Human mind is, is limited in our ability to imagine what other people, how other people might interact, the language that other people might use.

And so that is a huge challenge getting conversational solutions out of sandbox. They might perform well in a closed test environment, but they falter when they’re put into production. It’s especially difficult in voice, right? So, you know, you might have a sandbox chatbot that works really well, very clearly, you know, you’re typing to it, the spellings largely okay, the language model has a clear signal of what you’re requesting. Now you add to that speech recognition, you add to that speech recognition errors, you add to that, you know, a telephony line that might have background noise that might have static. There’s a whole order of magnitude in complexity in a production environment that is not as evident in a sandbox unless you’ve had that experience before.

"There's a whole order of magnitude in complexity in a production environment that is not as evident in sandbox unless you've had that experience before."

With natural language software, there is just an inherent level of probability now that has not been evident in previous software paradigms, like deterministic software.

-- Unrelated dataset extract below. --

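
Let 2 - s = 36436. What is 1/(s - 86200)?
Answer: -1/122634 ≈ -8.1543e-6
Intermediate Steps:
s = -36434 (s = 2 - 1*36436 = 2 - 36436 = -36434)
1/(s - 86200) = 1/(-36434 - 86200) = 1/(-122634) = -1/122634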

Um, now it’s, you know, I asked the model this and it provided me a certain question. I might ask it the same exact question again, and it might provide just a slightly different response, right? Now, how do you determine whether, and some of those responses might be subjective, right? So, um, or those answers, right.

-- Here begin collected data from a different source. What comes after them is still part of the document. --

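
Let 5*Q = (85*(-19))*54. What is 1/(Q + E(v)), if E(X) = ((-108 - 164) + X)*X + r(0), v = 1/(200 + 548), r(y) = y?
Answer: -559504/9759072223 ≈ -5.7332e-5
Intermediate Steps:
v = 1/748 ≈ 0.0013369
Q = -17442 (Q = ((85*(-19))*54)/5 = (-1615*54)/5 = (⅕)*(-87210) = -17442)
E(X) = X*(-272 + X) (E(X) = ((-108 - 164) + X)*X + 0 = (-272 + X)*X + 0 = X*(-272 + X) + 0 = X*(-272 + X))
1/(Q + E(v)) = 1/(-17442 + (-272 + 1/748)/748) = 1/(-17442 + (1/748)*(-203455/748)) = 1/(-17442 - 203455/559504) = 1/(-9759072223/559504) = -559504/9759072223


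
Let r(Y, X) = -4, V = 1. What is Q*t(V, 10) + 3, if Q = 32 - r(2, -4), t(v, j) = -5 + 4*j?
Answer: 1263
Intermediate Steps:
Q = 36 (Q = 32 - 1*(-4) = 32 + 4 = 36)
Q*t(V, 10) + 3 = 36*(-5 + 4*10) + 3 = 36*(-5 + 40) + 3 = 36*35 + 3 = 1260 + 3 = 1263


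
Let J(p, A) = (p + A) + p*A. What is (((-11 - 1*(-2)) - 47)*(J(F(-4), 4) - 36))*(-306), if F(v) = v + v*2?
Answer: -1576512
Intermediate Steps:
F(v) = 3*v (F(v) = v + 2*v = 3*v)
J(p, A) = A + p + A*p (J(p, A) = (A + p) + A*p = A + p + A*p)
(((-11 - 1*(-2)) - 47)*(J(F(-4), 4) - 36))*(-306) = (((-11 - 1*(-2)) - 47)*((4 + 3*(-4) + 4*(3*(-4))) - 36))*(-306) = (((-11 + 2) - 47)*((4 - 12 + 4*(-12)) - 36))*(-306) = ((-9 - 47)*((4 - 12 - 48) - 36))*(-306) = -56*(-56 - 36)*(-306) = -56*(-92)*(-306) = 5152*(-306) = -1576512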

And it becomes harder and harder to evaluate how to figure out when something has improved or performance is improving.

"With natural language software, there is just an inherent level of probability now that has not been evident in previous software paradigms, like deterministic software"

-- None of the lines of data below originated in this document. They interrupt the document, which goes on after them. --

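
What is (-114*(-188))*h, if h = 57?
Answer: 1221624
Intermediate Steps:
(-114*(-188))*h = -114*(-188)*57 = 21432*57 = 1221624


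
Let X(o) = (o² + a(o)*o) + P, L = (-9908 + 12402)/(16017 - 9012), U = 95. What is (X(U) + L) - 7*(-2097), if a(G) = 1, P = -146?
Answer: 165691759/7005 ≈ 23653.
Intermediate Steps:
L = 2494/7005 ≈ 0.35603
X(o) = -146 + o + o² (X(o) = (o² + 1*o) - 146 = (o² + o) - 146 = (o + o²) - 146 = -146 + o + o²)
(X(U) + L) - 7*(-2097) = ((-146 + 95 + 95²) + 2494/7005) - 7*(-2097) = ((-146 + 95 + 9025) + 2494/7005) + 14679 = (8974 + 2494/7005) + 14679 = 62865364/7005 + 14679 = 165691759/7005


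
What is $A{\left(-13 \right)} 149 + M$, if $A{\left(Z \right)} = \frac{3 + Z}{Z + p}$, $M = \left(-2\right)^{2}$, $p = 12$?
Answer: $1494$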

I have a tremendous amount of empathy for a contact center or a customer experience leader right now, right?

It is a difficult job to start right whether you’re a BPO or whether you’re doing it for an in-house call center, right? It is a difficult job. It is one that people have a high turnover rate, right? Like 30-40 percent is pretty normal. And part of it is because one, you know, consumers are willing to pay a certain price, right?

And, it’d be great if we were all willing to pay a lot more for our products and therefore the service could increase, but that’s not like reality, right? Things get pushed down over time. And so, um, contact center leaders are having to do and being asked to do more and more and more with less and less and less.

Right. And that affects not just the contact center leader, but I imagine BPR outsources as well. Right. Like they have to also do more, they also have to manage all of this retention. And one, one of the threats of conversation I hear in the industry is we need to create more sustainable career paths for a customer service or a customer support agent.

And I think the way to do that, the starting point of doing that is getting them into more value added troubleshooting, value added tasks. And that means, you know, we joke internally, right, Damien about like, Hey, we just want to reset passwords. Right. That’s like the stuff we want to do.

But that is part, that is one thread of the challenge in this industry is that is not interesting work, right? Being asked to clock in, clock out every day and help people reset passwords, right? Now, if AI can take that away, we can, we can resolve that. Then, you know, we can help, whether it’s an enterprise, like their in-house support teams, or whether it’s a BPO processor elevating into higher value work creates more meaningful careers for these roles. I think that’s part of the solution because the trends are there are just fewer and fewer people who want to do customer support jobs. The complexity of products keeps increasing or the complexity of our world keeps increasing and there’s more support inquiries.

"One of the threats of conversation I hear in the industry is we need to create more sustainable career paths for a customer service or a customer support agent. And I think the way to do that, the starting point of doing that, is getting them into more value added troubleshooting, value added tasks."